Editorial
Fantastic Fourth
Posted June 28, 2007
The glorious national birthday we celebrate on Wednesday invites us to drop our guard against the off-Island world and to consider the marvelous connections we have with the vast palette of Americans, quite a few of whom will have chosen to celebrate their independence here with us.
The Fourth is a grand, old-time celebration, and in keeping with the Vineyard's stubborn adherence in most things to revered past practice, whether for good or ill, we shall celebrate it in the ways we always have.
There will be barbecues and fireworks and beach picnics and relatives, and there will be the parade in Edgartown - little changed over the years, wonderfully down to earth - expressive not just of the town that is the county seat, but of the Vineyard as a whole. And visitors, as well as residents, will line the route to smile at the simplicity of it, the silliness of it, the unspectacular but authentic character of a community that has not forgotten what it means to be free and values its independence above all. Here is the moment to acknowledge the determination and hard work that has led to this day. And, of course, we must also acknowledge that there is work yet to be done to realize the promise enshrined at the nation's birth. But, we can take comfort in our relentless determination to do better, to right the wrongs we see, to make new and better opportunities for ourselves and our neighbors, to seize those opportunities, and ultimately to live more freely. So, it's a moment to kick up our heels.

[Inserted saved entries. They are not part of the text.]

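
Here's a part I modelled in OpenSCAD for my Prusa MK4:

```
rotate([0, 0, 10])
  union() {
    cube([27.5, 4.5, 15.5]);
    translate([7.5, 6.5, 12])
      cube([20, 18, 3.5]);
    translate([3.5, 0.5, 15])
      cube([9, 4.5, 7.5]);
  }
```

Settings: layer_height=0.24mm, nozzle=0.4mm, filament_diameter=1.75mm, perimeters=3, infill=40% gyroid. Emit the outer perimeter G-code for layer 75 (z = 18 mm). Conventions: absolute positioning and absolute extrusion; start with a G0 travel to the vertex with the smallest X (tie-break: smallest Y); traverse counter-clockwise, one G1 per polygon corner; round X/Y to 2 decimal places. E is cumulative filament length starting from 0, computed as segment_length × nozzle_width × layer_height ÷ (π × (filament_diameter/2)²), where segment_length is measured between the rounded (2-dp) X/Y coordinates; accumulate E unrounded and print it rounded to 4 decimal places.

G0 X2.58 Y5.53 Z18.00
G1 X3.36 Y1.10 E0.1795
G1 X12.22 Y2.66 E0.5386
G1 X11.44 Y7.09 E0.7181
G1 X2.58 Y5.53 E1.0772

At z = 18 mm: the cube is absent (z outside [0, 15.5]); the cube at (7.5, 6.5) does not reach this height (z outside [12, 15.5]); the 9×4.5 cube at (3.5, 0.5) contributes its full rectangle; Combining (union): only the 9×4.5 cube at (3.5, 0.5) is present, so the union is just that shape — 1 connected region; (rotated 10° about Z; rotation is an isometry so areas/perimeters/island counts are preserved). The outline is a single polygon with 4 vertices. Extrusion per mm of travel: 0.4 × 0.24 / (π × 0.875²) = 0.039912. Accumulating E over each segment gives final E = 1.0772.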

The first celebration of Independence Day occurred in Philadelphia in July 1777, a year after the "Unanimous Declaration of the Thirteen United States of America" was adopted by the Second Continental Congress. It became, after the end of the War of 1812, the nation's greatest secular holiday. And it remains so: noisy, happy, lively, unrestrained, a moment at early summer when Islanders drop their customary seasonal back-off attitude and instead say welcome.